SRX

last person joined: yesterday 

Ask questions and share experiences about the SRX Series, vSRX, and cSRX.
  • 1.  how to use "show security match policies" for icmp or ping traffic

    Posted 07-30-2014 06:54

    these command need information about source-port and destination port but ping is direct encapsulation in L3 ip packet 

     



  • 2.  RE: how to use "show security match policies" for icmp or ping traffic

     
    Posted 07-30-2014 07:00

    Hi sean

     

    You could refer below documentation to have all possible switches for "show security match policies"

     

    http://www.juniper.net/techpubs/en_US/junos12.1/topics/reference/command-summary/show-security-match-policies.html

     

    http://www.juniper.net/techpubs/en_US/junos12.1/topics/task/operational/policy-security-matching.html

     

    You could use protocol as icmp.

     

    Regards,

    Raveen



  • 3.  RE: how to use "show security match policies" for icmp or ping traffic

    Posted 07-30-2014 07:08

    I want to know if I want to match source A to dest B with ping

     

    why do I need to specify source-port and destination-port ?

     

    show security match-policies from-zoneTrust to-zone Untrust source-ip 172.17.16.xx destination-ip 172.18.xx.xx protocol icmp source-port 1 destination-port 1

     

     



  • 4.  RE: how to use "show security match policies" for icmp or ping traffic

    Posted 08-01-2014 05:46

    Hello Seanmine,

    Since ICMP is layer 3 protocol , there is no source port and destination port.But for a Firewall to install session it needs source port an ddestination port.

    The ICMp hearder has identifier and sequence number.

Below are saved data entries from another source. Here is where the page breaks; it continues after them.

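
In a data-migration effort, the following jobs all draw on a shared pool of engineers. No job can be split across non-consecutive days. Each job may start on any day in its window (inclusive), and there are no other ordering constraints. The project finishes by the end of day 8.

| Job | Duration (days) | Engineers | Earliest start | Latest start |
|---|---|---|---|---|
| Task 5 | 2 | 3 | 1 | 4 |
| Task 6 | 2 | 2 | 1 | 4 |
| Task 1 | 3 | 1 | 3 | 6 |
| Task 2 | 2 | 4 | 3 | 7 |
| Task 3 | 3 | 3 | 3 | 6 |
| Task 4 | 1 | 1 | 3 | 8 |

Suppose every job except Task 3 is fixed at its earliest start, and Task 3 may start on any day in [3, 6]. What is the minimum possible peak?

6

Task 3@3: d1:5  d2:5  d3:9  d4:8  d5:4  d6:0  d7:0  d8:0 → peak 9
Task 3@4: d1:5  d2:5  d3:6  d4:8  d5:4  d6:3  d7:0  d8:0 → peak 8
Task 3@5: d1:5  d2:5  d3:6  d4:5  d5:4  d6:3  d7:3  d8:0 → peak 6
Task 3@6: d1:5  d2:5  d3:6  d4:5  d5:1  d6:3  d7:3  d8:3 → peak 6
Best is Task 3@5, peak 6.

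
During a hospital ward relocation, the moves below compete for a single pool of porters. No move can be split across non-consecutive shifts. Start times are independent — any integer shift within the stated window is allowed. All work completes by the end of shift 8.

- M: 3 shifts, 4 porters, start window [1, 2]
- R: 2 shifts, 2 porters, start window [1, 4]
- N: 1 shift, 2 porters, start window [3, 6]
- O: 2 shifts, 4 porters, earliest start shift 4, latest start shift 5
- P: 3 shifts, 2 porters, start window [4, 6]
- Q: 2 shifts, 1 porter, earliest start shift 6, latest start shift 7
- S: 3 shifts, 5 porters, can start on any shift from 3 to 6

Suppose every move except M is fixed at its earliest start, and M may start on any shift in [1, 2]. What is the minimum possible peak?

M@1: s1:6  s2:6  s3:11  s4:11  s5:11  s6:3  s7:1  s8:0 → peak 11
M@2: s1:2  s2:6  s3:11  s4:15  s5:11  s6:3  s7:1  s8:0 → peak 15
Best is M@1, peak 11.

11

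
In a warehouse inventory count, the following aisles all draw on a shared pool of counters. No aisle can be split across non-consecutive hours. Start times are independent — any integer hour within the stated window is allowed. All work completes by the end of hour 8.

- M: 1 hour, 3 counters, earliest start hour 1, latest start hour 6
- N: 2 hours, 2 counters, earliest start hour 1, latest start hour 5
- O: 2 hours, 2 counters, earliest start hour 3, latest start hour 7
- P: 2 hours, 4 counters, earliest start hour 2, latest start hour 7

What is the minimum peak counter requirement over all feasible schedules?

4

Early-start (M@1, N@1, O@3, P@2) gives peak 6: h1:5  h2:6  h3:6  h4:2  h5:0  h6:0  h7:0  h8:0.
Shift N→2, P→5.
Schedule M@1, N@2, O@3, P@5: h1:3  h2:2  h3:4  h4:2  h5:4  h6:4  h7:0  h8:0 — peak 4.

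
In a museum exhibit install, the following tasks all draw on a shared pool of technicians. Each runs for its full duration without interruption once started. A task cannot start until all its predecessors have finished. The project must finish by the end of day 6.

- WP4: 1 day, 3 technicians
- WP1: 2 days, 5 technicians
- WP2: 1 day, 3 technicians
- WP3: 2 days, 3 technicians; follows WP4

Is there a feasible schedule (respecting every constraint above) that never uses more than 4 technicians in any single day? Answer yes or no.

The minimum achievable peak is 5; 4 < 5, so no feasible schedule stays within the cap.

no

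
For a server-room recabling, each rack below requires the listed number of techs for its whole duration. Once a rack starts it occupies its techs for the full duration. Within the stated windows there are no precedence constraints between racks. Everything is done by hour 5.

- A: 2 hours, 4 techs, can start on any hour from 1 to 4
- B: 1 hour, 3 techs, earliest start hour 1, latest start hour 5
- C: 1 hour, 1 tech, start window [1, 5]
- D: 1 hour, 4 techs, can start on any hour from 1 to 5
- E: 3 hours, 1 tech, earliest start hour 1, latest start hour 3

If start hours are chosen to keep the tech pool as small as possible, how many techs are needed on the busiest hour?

Early-start (A@1, B@1, C@1, D@1, E@1) gives peak 13: h1:13  h2:5  h3:1  h4:0  h5:0.
Shift B→3, D→4, E→2.
Schedule A@1, B@3, C@1, D@4, E@2: h1:5  h2:5  h3:4  h4:5  h5:0 — peak 5.

5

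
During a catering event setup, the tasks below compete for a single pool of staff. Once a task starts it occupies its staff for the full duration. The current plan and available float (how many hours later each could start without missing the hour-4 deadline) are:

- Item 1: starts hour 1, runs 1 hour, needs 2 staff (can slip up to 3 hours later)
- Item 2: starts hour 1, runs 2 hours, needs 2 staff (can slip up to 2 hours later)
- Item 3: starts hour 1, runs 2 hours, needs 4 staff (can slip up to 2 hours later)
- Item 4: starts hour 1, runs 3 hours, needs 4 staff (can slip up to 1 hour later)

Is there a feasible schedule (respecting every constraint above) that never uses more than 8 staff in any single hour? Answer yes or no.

yes

Schedule Item 1@1, Item 2@1, Item 3@3, Item 4@1: h1:8  h2:6  h3:8  h4:4 — peak 8 ≤ 8.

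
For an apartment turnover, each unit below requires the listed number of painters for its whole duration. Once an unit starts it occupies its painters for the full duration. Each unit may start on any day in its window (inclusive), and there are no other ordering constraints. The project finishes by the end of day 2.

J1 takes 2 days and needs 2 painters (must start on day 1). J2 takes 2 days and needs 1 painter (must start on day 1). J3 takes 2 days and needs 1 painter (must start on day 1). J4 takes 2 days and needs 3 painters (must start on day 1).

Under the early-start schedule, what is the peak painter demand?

Early-start schedule: J1@1, J2@1, J3@1, J4@1.
Load per day: day 1: 7, day 2: 7.
Peak is 7.

7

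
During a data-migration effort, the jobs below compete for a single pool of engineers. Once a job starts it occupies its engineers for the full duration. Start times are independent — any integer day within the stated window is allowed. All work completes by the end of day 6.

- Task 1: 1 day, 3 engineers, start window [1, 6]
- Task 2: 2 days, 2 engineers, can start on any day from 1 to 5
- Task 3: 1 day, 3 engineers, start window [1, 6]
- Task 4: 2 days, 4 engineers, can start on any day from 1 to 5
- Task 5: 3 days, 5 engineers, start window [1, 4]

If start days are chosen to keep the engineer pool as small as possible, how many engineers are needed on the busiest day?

Early-start (Task 1@1, Task 2@1, Task 3@1, Task 4@1, Task 5@1) gives peak 17: d1:17  d2:11  d3:5  d4:0  d5:0  d6:0.
Shift Task 2→2, Task 4→2, Task 5→4.
Schedule Task 1@1, Task 2@2, Task 3@1, Task 4@2, Task 5@4: d1:6  d2:6  d3:6  d4:5  d5:5  d6:5 — peak 6.
Total engineer-days = 33 over 6 days ⇒ peak ≥ ⌈33/6⌉ = 6, so 6 is optimal.

6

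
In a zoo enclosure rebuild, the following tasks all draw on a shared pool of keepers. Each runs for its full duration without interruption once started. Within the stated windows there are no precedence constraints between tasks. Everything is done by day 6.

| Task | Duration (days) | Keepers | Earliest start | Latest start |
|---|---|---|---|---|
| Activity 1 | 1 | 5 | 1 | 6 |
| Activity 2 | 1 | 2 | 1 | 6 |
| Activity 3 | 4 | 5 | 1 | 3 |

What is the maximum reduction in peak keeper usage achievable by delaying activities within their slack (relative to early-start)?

Early-start peak: d1:12  d2:5  d3:5  d4:5  d5:0  d6:0 ⇒ 12.
Leveled (Activity 1@1, Activity 2@2, Activity 3@3): d1:5  d2:2  d3:5  d4:5  d5:5  d6:5 ⇒ 5.
Reduction 12 − 5 = 7.

7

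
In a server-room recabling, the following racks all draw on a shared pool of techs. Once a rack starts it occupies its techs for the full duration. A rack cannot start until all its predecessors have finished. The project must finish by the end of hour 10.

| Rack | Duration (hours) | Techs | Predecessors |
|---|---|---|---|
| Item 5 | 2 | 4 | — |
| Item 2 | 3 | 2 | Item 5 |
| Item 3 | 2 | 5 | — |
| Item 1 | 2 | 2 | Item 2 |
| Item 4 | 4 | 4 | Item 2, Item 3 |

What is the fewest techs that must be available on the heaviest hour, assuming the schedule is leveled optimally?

Early-start (Item 5@1, Item 2@3, Item 3@1, Item 1@6, Item 4@6) gives peak 9: h1:9  h2:9  h3:2  h4:2  h5:2  h6:6  h7:6  h8:4  h9:4  h10:0.
Shift Item 3→3.
Schedule Item 5@1, Item 2@3, Item 3@3, Item 1@6, Item 4@6: h1:4  h2:4  h3:7  h4:7  h5:2  h6:6  h7:6  h8:4  h9:4  h10:0 — peak 7.

7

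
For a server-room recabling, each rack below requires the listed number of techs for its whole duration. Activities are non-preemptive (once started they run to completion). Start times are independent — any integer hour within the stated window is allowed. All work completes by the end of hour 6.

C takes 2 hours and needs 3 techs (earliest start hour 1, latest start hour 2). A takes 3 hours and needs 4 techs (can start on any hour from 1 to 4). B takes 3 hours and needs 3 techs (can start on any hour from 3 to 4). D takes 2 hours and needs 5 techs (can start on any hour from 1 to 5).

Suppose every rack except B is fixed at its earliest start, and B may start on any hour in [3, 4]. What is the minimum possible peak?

12

B@3: h1:12  h2:12  h3:7  h4:3  h5:3  h6:0 → peak 12
B@4: h1:12  h2:12  h3:4  h4:3  h5:3  h6:3 → peak 12
Best is B@3, peak 12.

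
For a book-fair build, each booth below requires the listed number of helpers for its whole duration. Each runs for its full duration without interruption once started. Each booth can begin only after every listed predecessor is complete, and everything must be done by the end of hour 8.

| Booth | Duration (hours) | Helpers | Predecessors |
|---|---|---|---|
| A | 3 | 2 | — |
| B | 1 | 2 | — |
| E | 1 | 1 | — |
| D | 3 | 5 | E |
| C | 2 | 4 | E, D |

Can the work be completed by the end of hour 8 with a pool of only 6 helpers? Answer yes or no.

Schedule A@1, B@1, E@1, D@4, C@7: h1:5  h2:2  h3:2  h4:5  h5:5  h6:5  h7:4  h8:4 — peak 5 ≤ 6.

yes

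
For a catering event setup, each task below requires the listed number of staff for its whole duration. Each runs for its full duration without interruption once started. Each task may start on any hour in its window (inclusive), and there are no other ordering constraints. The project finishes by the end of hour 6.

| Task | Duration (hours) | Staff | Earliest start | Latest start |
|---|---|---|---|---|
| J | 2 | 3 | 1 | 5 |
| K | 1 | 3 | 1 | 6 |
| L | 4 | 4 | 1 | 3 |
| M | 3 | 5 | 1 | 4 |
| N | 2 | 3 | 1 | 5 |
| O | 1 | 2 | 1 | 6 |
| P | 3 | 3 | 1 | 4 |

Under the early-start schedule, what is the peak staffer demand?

Early-start schedule: J@1, K@1, L@1, M@1, N@1, O@1, P@1.
Load per hour: hour 1: 23, hour 2: 18, hour 3: 12, hour 4: 4, hour 5: 0, hour 6: 0.
Peak is 23.

23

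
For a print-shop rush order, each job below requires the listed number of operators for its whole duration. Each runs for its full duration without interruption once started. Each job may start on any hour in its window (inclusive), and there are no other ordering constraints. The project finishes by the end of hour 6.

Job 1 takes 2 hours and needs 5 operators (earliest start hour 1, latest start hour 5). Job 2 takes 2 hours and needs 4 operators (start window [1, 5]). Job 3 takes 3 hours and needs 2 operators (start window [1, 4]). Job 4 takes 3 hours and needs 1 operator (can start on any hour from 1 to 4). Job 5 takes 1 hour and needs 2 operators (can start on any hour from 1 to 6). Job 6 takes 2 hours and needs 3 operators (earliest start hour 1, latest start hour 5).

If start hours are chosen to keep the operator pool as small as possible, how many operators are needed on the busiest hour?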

    The SRX uses identifier as destination and sequence number as source port.

    Hence you may use any random number for source and destination ports usually 1 and 1 would suffice when you use show seurity match policies and protocol as icmp.

     

    Please Mark My Solution Accepted if it Helped, Kudos are Appreciated too



  • 5.  RE: how to use "show security match policies" for icmp or ping traffic

    Posted 11-05-2019 13:25

    I stumbled on the fix for this while doing a traceoptions on icmp on SRX 550 and via GNS3 SRX image.
    set your source-port 2048

    show security match-policies protocol icmp destination-port 12345 destination-ip <dst-IP> source-port 2048 source-ip <src-IP> from-zone <From-Zone> to-zone <To-Zone>

    2048 only, nothing else will work. Least for the versions of IOS was using.  12.3.xxx and 12.1xxx respectively.